In other words, those presenting initially with concentric alignment remained that way approximately 80% of the time, but the majority (60%) of those with eccentric alignment or posterior subluxation (B1/2) progressed to the next classification of wear.

Interestingly, the initial age of the first radiograph was highest in the B types (67 v. 60 for A and 64 for D), though this did not reach statistical significance but may reinforce the general progression shown in the data.

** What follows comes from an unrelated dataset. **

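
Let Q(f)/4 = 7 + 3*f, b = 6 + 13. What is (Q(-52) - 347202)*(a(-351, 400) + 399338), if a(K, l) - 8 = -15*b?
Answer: -138792617678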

Limitations of the study include the relatively small patient numbers and the use of plain axillary radiographs. Plain radiographs may underestimate the amount of glenoid wear. In addition, they may underestimate the amount of humeral head subluxation. However, plain radiographs are far more practical and available in the outpatient setting to serve as a guide for patients and surgeons.

The authors are to be commended for this addition to the shoulder arthritis literature. They cite the only other significant article describing progression, but this current paper has a much longer time frame between imaging for comparison, providing a larger perspective. Surgeons can apply this paper as part of their patient counseling regarding the timing of shoulder arthroplasty.

Patients with concentric wear (A patterns) are much less likely to significantly progress over time than patients with eccentric wear. Those with posterior wear and subluxation can be counseled that the majority will continue to progress and worsen their glenoid wear.

Management of patients with posterior glenoid wear and subluxation is challenging. Proper soft-tissue balancing (carefully avoiding posterior capsule releases) is mandatory, and reconstruction of the glenoid vault as well as access to a retroverted glenoid is difficult, even in experienced hands.

Bone graft reconstruction of the glenoid, metallic glenoid augments, reverse shoulder arthroplasty, or even combinations of these may be necessary to provide an optimal outcome. The high percentage of eccentric patterns in this study (27% B and D) highlights the need for an implant system that includes augment options.

Three-dimensional (3-D) planning software is becoming widely available and is almost necessary for these types of cases. Finally, intraoperative navigation can make preparing the glenoid and inserting the implant more accurate,2 which is critical to restoring alignment.

Ultimately, shoulder replacement should only be performed when the patient has sufficient symptoms, not based solely on the radiographs. This article provides important information for surgeons to educate their patients on expected progression and the consequences of that progression.

Reference

  1. Logli AL, Pareek A, Nguyen NTV, Sanchez-Sotelo J. Natural history of glenoid bone loss in primary glenohumeral osteoarthritis: how does bone loss progress over a decade? J Shoulder Elbow Surg. 2021 Feb;30(2):324-330. doi: 10.1016/j.jse.2020.05.021. Epub 2020 Jun 9.
  2. Nashikkar PS, Scholes CJ, Haber MD. Computer navigation re-creates planned glenoid placement and reduces correction variability in total shoulder arthroplasty: an in vivo case-control study. J Shoulder Elbow Surg. 2019 Dec;28(12):e398-e409. doi: 10.1016/j.jse.2019.04.037. Epub 2019 Jul 26.

Kaveh Sajadi, MD, practices orthopaedics with Kentucky Bone and Joint Surgeons and is an instructor in the University of Kentucky’s residency program. He completed his residency at the Campbell Clinic and his fellowship at the NYU Langone Hospital for Joint Diseases. Dr. Sajadi is a frequent instructor at Exactech domestic and international shoulder courses.